A brief bright-spot is when Rane is given the keys to a Cadillac Convertible, a kind of "thank you for undergoing seven years of torture and not cracking." A department-store sponsored "young Texas Belle who wore your bracelet all the time you were away" also presents him with a silver dollar "for every day he was in Hanoi's Hellhole"... That's 2555 dollar coins in all with 1 extra for good luck and a kiss from the gal.

But even those bright spots turn dark pretty damn quickly. He returns home to find a gang of raiders after the silver dollars. He refuses to crack and tell them where the coins are hidden, even after his hand is shredded in the garbage disposal. And then ROLLING THUNDER takes its further, with enough violence that even the pacifist amongst you would want to hunt down those silver-dollar stealing assholes. Like Rane, you'd want to sharpen that new hook hand. And you'll be able to think of a few places you'd like to shove it (Rane actually obliges by getting one villain in the gonads).

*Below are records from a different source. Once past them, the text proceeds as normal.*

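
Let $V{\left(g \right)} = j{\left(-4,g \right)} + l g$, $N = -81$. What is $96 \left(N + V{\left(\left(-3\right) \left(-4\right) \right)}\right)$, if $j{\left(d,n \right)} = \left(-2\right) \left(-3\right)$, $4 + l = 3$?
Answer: $-8352$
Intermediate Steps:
$l = -1$ ($l = -4 + 3 = -1$)
$j{\left(d,n \right)} = 6$
$V{\left(g \right)} = 6 - g$
$96 \left(N + V{\left(\left(-3\right) \left(-4\right) \right)}\right) = 96 \left(-81 + \left(6 - \left(-3\right) \left(-4\right)\right)\right) = 96 \left(-81 + \left(6 - 12\right)\right) = 96 \left(-81 - 6\right) = 96 \left(-87\right) = -8352$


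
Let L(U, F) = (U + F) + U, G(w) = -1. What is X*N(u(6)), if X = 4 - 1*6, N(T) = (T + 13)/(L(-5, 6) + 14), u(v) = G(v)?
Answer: -12/5 ≈ -2.4000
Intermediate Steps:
u(v) = -1
L(U, F) = F + 2*U (L(U, F) = (F + U) + U = F + 2*U)
N(T) = 13/10 + T/10 (N(T) = (T + 13)/((6 + 2*(-5)) + 14) = (13 + T)/((6 - 10) + 14) = (13 + T)/(-4 + 14) = (13 + T)/10 = (13 + T)*(⅒) = 13/10 + T/10)
X = -2 (X = 4 - 6 = -2)
X*N(u(6)) = -2*(13/10 + (⅒)*(-1)) = -2*(13/10 - ⅒) = -2*6/5 = -12/5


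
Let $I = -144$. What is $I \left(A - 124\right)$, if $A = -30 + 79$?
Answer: $10800$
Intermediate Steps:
$A = 49$
$I \left(A - 124\right) = - 144 \left(49 - 124\right) = \left(-144\right) \left(-75\right) = 10800$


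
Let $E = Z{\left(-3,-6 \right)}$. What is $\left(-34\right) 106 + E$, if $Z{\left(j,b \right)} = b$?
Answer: $-3610$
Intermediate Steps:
$E = -6$
$\left(-34\right) 106 + E = \left(-34\right) 106 - 6 = -3604 - 6 = -3610$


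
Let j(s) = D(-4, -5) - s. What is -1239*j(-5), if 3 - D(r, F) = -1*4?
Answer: -14868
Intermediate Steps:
D(r, F) = 7 (D(r, F) = 3 - (-1)*4 = 3 - 1*(-4) = 3 + 4 = 7)
j(s) = 7 - s
-1239*j(-5) = -1239*(7 - 1*(-5)) = -1239*(7 + 5) = -1239*12 = -14868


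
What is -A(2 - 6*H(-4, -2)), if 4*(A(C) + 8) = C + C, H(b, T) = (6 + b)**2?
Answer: 19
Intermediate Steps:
A(C) = -8 + C/2 (A(C) = -8 + (C + C)/4 = -8 + (2*C)/4 = -8 + C/2)
-A(2 - 6*H(-4, -2)) = -(-8 + (2 - 6*(6 - 4)**2)/2) = -(-8 + (2 - 6*2**2)/2) = -(-8 + (2 - 6*4)/2) = -(-8 + (2 - 24)/2) = -(-8 + (1/2)*(-22)) = -(-8 - 11) = -1*(-19) = 19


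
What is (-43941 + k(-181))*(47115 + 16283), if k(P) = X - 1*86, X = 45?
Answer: -2788370836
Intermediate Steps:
k(P) = -41 (k(P) = 45 - 1*86 = 45 - 86 = -41)
(-43941 + k(-181))*(47115 + 16283) = (-43941 - 41)*(47115 + 16283) = -43982*63398 = -2788370836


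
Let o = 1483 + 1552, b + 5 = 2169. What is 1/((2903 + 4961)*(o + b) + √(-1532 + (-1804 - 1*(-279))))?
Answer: 13628312/557192663909051 - I*√3057/1671577991727153 ≈ 2.4459e-8 - 3.3077e-14*I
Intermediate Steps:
b = 2164 (b = -5 + 2169 = 2164)
o = 3035
1/((2903 + 4961)*(o + b) + √(-1532 + (-1804 - 1*(-279)))) = 1/((2903 + 4961)*(3035 + 2164) + √(-1532 + (-1804 - 1*(-279)))) = 1/(7864*5199 + √(-1532 + (-1804 + 279))) = 1/(40884936 + √(-1532 - 1525)) = 1/(40884936 + √(-3057)) = 1/(40884936 + I*√3057)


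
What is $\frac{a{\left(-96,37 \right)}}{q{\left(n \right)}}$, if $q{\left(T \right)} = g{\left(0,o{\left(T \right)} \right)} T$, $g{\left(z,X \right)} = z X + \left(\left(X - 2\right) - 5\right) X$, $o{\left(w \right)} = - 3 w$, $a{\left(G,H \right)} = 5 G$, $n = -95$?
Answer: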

Devane does a great job as Rane, with a calm croaky delivery of his lines that gets across his emotion in an understated yet heartfelt way. Schrader's dialogue is natty and naturalistic. I liked when Rane first gets home with his wife and notices she isn't wearing a brassiere. That's love, right there. Rane is also a picture of restraint with his wife's new guy, incapable of feeling hatred towards the guy... but also wanting to show him what his last seven years were like:
"See, they had this little rope trick... got your down on your knees. Tied your hands behind you... Pulled em up.... Higher, HIGHER...!"
His wife's new guy replies: "I don't know how you did it."
"You learn to love the rope. That's how you beat it. That's how you beat people who torture you. You learn to love them and that way they don't know you're beating them."

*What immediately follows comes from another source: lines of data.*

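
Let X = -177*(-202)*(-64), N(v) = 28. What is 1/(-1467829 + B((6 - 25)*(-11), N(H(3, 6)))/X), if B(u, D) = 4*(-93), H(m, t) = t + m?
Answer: -190688/279897376321 ≈ -6.8128e-7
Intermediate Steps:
H(m, t) = m + t
X = -2288256 (X = 35754*(-64) = -2288256)
B(u, D) = -372
1/(-1467829 + B((6 - 25)*(-11), N(H(3, 6)))/X) = 1/(-1467829 - 372/(-2288256)) = 1/(-1467829 - 372*(-1/2288256)) = 1/(-1467829 + 31/190688) = 1/(-279897376321/190688) = -190688/279897376321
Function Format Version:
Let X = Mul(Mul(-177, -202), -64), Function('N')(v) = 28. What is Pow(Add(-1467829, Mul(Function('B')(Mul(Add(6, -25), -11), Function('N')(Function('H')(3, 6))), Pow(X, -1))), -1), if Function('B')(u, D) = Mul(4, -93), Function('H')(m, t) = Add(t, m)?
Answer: Rational(-190688, 279897376321) ≈ -6.8128e-7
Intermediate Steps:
Function('H')(m, t) = Add(m, t)
X = -2288256 (X = Mul(35754, -64) = -2288256)
Function('B')(u, D) = -372
Pow(Add(-1467829, Mul(Function('B')(Mul(Add(6, -25), -11), Function('N')(Function('H')(3, 6))), Pow(X, -1))), -1) = Pow(Add(-1467829, Mul(-372, Pow(-2288256, -1))), -1) = Pow(Add(-1467829, Mul(-372, Rational(-1, 2288256))), -1) = Pow(Add(-1467829, Rational(31, 190688)), -1) = Pow(Rational(-279897376321, 190688), -1) = Rational(-190688, 279897376321)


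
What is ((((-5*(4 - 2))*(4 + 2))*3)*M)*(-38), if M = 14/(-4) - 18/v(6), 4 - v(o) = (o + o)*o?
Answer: -376200/17 ≈ -22129.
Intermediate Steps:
v(o) = 4 - 2*o**2 (v(o) = 4 - (o + o)*o = 4 - 2*o*o = 4 - 2*o**2)
M = -55/17 (M = 14/(-4) - 18/(4 - 2*6**2) = 14*(-1/4) - 18/(4 - 2*36) = -7/2 - 18/(4 - 72) = -7/2 - 18/(-68) = -7/2 - 18*(-1/68) = -7/2 + 9/34 = -55/17 ≈ -3.2353)
((((-5*(4 - 2))*(4 + 2))*3)*M)*(-38) = ((((-5*(4 - 2))*(4 + 2))*3)*(-55/17))*(-38) = (((-5*2*6)*3)*(-55/17))*(-38) = ((-10*6*3)*(-55/17))*(-38) = (-60*3*(-55/17))*(-38) = -180*(-55/17)*(-38) = (9900/17)*(-38) = -376200/17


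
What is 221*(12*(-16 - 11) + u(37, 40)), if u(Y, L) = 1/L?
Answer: -2863939/40 ≈ -71599.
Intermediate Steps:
221*(12*(-16 - 11) + u(37, 40)) = 221*(12*(-16 - 11) + 1/40) = 221*(12*(-27) + 1/40) = 221*(-324 + 1/40) = 221*(-12959/40) = -2863939/40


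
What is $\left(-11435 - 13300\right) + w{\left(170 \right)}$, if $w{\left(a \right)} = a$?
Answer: $-24565$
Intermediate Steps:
$\left(-11435 - 13300\right) + w{\left(170 \right)} = \left(-11435 - 13300\right) + 170 = -24735 + 170 = -24565$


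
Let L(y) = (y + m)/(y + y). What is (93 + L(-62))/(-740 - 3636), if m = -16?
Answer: -5805/271312 ≈ -0.021396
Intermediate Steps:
L(y) = (-16 + y)/(2*y) (L(y) = (y - 16)/(y + y) = (-16 + y)/((2*y)) = (-16 + y)*(1/(2*y)) = (-16 + y)/(2*y))
(93 + L(-62))/(-740 - 3636) = (93 + (½)*(-16 - 62)/(-62))/(-740 - 3636) = (93 + (½)*(-1/62)*(-78))/(-4376) = (93 + 39/62)*(-1/4376) = (5805/62)*(-1/4376) = -5805/271312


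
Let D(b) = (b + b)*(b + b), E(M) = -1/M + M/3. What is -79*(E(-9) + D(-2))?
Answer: -9322/9 ≈ -1035.8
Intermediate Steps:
E(M) = -1/M + M/3 (E(M) = -1/M + M*(⅓) = -1/M + M/3)
D(b) = 4*b² (D(b) = (2*b)*(2*b) = 4*b²)
-79*(E(-9) + D(-2)) = -79*((-1/(-9) + (⅓)*(-9)) + 4*(-2)²) = -79*((-1*(-⅑) - 3) + 4*4) = -79*((⅑ - 3) + 16) = -79*(-26/9 + 16) = -79*118/9 = -9322/9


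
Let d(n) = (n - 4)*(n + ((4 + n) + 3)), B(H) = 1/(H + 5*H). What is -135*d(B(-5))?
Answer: 18876/5 ≈ 3775.2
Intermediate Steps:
B(H) = 1/(6*H)
d(n) = (-4 + n)*(7 + 2*n) (d(n) = (-4 + n)*(n + (7 + n)) = (-4 + n)*(7 + 2*n))
-135*d(B(-5)) = -135*(-28 - 1/(6*(-5)) + 2*((⅙)/(-5))²) = -135*(-28 - (-1)/(6*5) + 2*((⅙)*(-⅕))²) = -135*(-28 - 1*(-1/30) + 2*(-1/30)²) = -135*(-28 + 1/30 + 2*(1/900)) = -135*(-28 + 1/30 + 1/450) = -135*(-6292/225) = 18876/5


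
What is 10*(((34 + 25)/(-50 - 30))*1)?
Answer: -59/8 ≈ -7.3750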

And there are more things to love about ROLLING THUNDER. Linda Vorchat, the gal who presents the silver dollars, oozes with small town hotness. She assumes she can get any man, so is attracted to the taciturn and reticent Rane. But she has a certain class about her too. She grew up on a farm and knows how to shoot a gun. And she never abandons Rane, no matter how rough things get. Again, there's some beautiful dialogue, with Linda saying how she's 30 and has been around the block a few times. She admires Rane's courage because she's seen nothing but weakness in her life.

John Flynn's direction isn't stagy or particularly stylish. But it's effective and classy. Effort is taken in the set-ups of the shoot-outs, in the squib effects, and in the tight pacing. It's also shown in the restraint of the emotional scenes, where under-acting rules. I loved the scene when Tommy Lee Jones leaves him family at the dinner table to help out his friend. The camera just sits there, as he comes to say "bye" before leaving at the back of the frame. Flynn's work is an unsung hero of ROLLING THUNDER, while the showy "stars" of the movie are easy to see - the acting, the dialogue and the story.

There aren't a lot of movies that hit exactly the right note with a viewer. Maybe a hundred? Fifty? ROLLING THUNDER is one of those movies. I loved it the first time I watched I watched it, and I did just the same - spotting more things - the two times I've seen it again. Give yourself a personal Valentine's present and fall in love with ROLLING THUNDER. It's cheaper than a partner and won't leave you... even if you're banged up for seven years.